After considering several drivetrain options, carrying over the 8.0-liter, quad-turbocharged W-16 engine made the most sense. To push power output from 1,200 to 1,500 hp, direct fuel injection is introduced and boost pressure is increased, with at least two of the four turbochargers now powered electrically. The fast-acting e-turbos should promptly provide torque—likely to peak again around 1,100 lb-ft—which will be delivered via a seven-speed dual-clutch transmission and dispersed through torque-vectoring, all-wheel drive.

The unconfirmed top speed of the new Franco-German monster coupe is 288 mph, making it some 18 mph faster than the Veyron Super Sport. Active air deflectors will help the Chiron get up to that speed, and carbon-ceramic brakes and a massive rear wing that acts as an air brake will help slow it down.

Inside, three round analog instrument dials prevail, although a speedometer, with a hitherto unseen 312 mph (500 kph) peak, replaces the tachometer in the middle as the largest, most prominent face. We expect to see an interior very different from the Veyron, one that is more spacious and corrects the Veyron’s slightly offset driving position, complex ergonomics, excessively wide A-pillars, and poor visibility. During a concept drive, Piëch and VW Group chairman Martin Winterkorn complained about the Chiron’s door concept, which is reportedly handicapped by excessively wide sills and a narrow opening angle. Piëch proposed a solution in which the door and the outer part of the sill swing up together. The change would provide much easier entry and exit—and necessitate extensive and costly re-engineering. We don’t know whether chief designer Achim Anscheidt and CEO Wolfgang Dürheimer were willing and able to comply, but we know that the Chiron’s launch has been pushed back from 2015 to 2016.

To bridge the gap and to keep the workforce busy, management is considering building a small additional batch of Bugatti Speedsters, which would put a bespoke body on the existing car, à la Lamborghini’s Reventon, Sesto Elemento, and Veneno. So perhaps the Veyron isn’t really dead just yet. When it is, though, the Chiron will come to life and wear a price tag just under 2 million euros ($2.5 million).

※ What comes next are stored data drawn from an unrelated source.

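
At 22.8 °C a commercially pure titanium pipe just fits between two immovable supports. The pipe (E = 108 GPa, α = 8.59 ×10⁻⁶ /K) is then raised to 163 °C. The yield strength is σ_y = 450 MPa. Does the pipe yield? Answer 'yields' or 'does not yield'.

ΔT = 140.2 K. Constrained thermal stress σ = E·α·ΔT = 108.0×10³ MPa × 8.59×10⁻⁶ × 140.2 = 130 MPa (compressive).
Compare to σ_y = 450 MPa: σ < σ_y, so it does not yield.

does not yield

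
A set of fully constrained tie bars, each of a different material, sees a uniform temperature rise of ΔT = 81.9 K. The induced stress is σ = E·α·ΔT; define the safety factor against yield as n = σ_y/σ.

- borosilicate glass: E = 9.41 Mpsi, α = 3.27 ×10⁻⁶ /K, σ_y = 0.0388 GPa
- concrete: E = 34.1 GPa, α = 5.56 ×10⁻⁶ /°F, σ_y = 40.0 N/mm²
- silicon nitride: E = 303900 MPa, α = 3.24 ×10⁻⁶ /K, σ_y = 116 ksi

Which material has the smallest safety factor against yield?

With everything in SI (GPa, ×10⁻⁶/K, MPa):
  borosilicate glass: E = 64.88, α = 3.27, σ_y = 38.80 → σ = 17.4 MPa, n = 2.23
  concrete: E = 34.10, α = 10.0, σ_y = 40.00 → σ = 28.0 MPa, n = 1.43
  silicon nitride: E = 303.9, α = 3.24, σ_y = 799.8 → σ = 80.6 MPa, n = 9.92
The minimum is concrete at n = 1.43.

concrete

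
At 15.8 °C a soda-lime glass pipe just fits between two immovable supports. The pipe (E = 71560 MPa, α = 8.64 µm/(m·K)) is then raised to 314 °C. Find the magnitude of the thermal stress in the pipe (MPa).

E = 71560 MPa = 71.56 GPa.
ΔT = 298.2 K. Constrained thermal stress σ = E·α·ΔT = 71.56×10³ MPa × 8.64×10⁻⁶ × 298.2 = 184 MPa (compressive).

184 MPa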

Bugatti loves Monégasque racing driver Louis Chiron almost as much as Chiron loved the lonely, wealthy women who backed his early racing efforts in his 2.3-liter supercharged Bugatti Type 35B. Bugatti’s owner, Volkswagen, already posthumously honored him once by commissioning an EB110 successor, named the 18/3 Chiron, from design house ItalDesign. Built on the bones of a Lamborghini Diablo VT, the concept coupe (below) with a 6.3-liter W-18 engine bowed at the 1999 Frankfurt Motor Show and influenced the production Veyron that followed several years later.